The mystics of our tradition saw great meaning in the counting of the Omer. In its cycle of 7 days, counted 7 times, they saw a parallel to the sefirot, Divine attributes of Kabbalistic understanding. Each week, then, was dedicated to a particular attribute, and each day of that week focusing on the intersection of 2 Divine attributes. This week, we focus on yesod: rootedness and foundation.

Today is the 37th day of the Omer.

Gevurah she-b’yesod: Strength at the foundation 

For the life of the flesh is in the blood, and I have assigned it to you for making expiation for your lives upon the altar; it is the blood, as life, that effects expiation.

— Leviticus 17:11

The Book of Leviticus is not an easy one to read, especially as modern Jews (and special apologies to the vegetarians and vegans amongst us). Rabbi Stern spent last week unpacking some of the texts and their relevance, but today—I want us to look at one of the gory details.

Dr. Naomi Janowitz, a professor of religious studies at UC Davis, writes of the sacrificial system:

It was for them the most flexible and efficacious antidote to everything that ails human-divine interactions. Priestly action and, in particular, their use of blood mediated between human and divine. Blood was their ultimate purifying agent.

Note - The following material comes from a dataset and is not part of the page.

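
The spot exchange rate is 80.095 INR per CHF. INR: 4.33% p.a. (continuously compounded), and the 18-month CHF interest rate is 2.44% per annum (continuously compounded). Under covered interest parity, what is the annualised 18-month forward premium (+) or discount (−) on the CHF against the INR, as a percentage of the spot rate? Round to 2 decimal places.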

Over and over in the book of Leviticus, the book of Torah we will finish reading this Shabbat, we read the phrase yesod ha-mizbeah: the base, or foundation, of the altar. It is here, according to our texts, that the blood is poured out as the end of the sacrifice. But it is also here, to some extent, that the sacrificial system–the system by which our ancients accessed the Divine—is built.

The blood on the base of the altar, then, is a constant reclamation of the foundations of the sacrificial system. How can we, today, reclaim our connections with the Divine? How do we ensure that our spiritual foundations are strong, and how do we continually refresh them?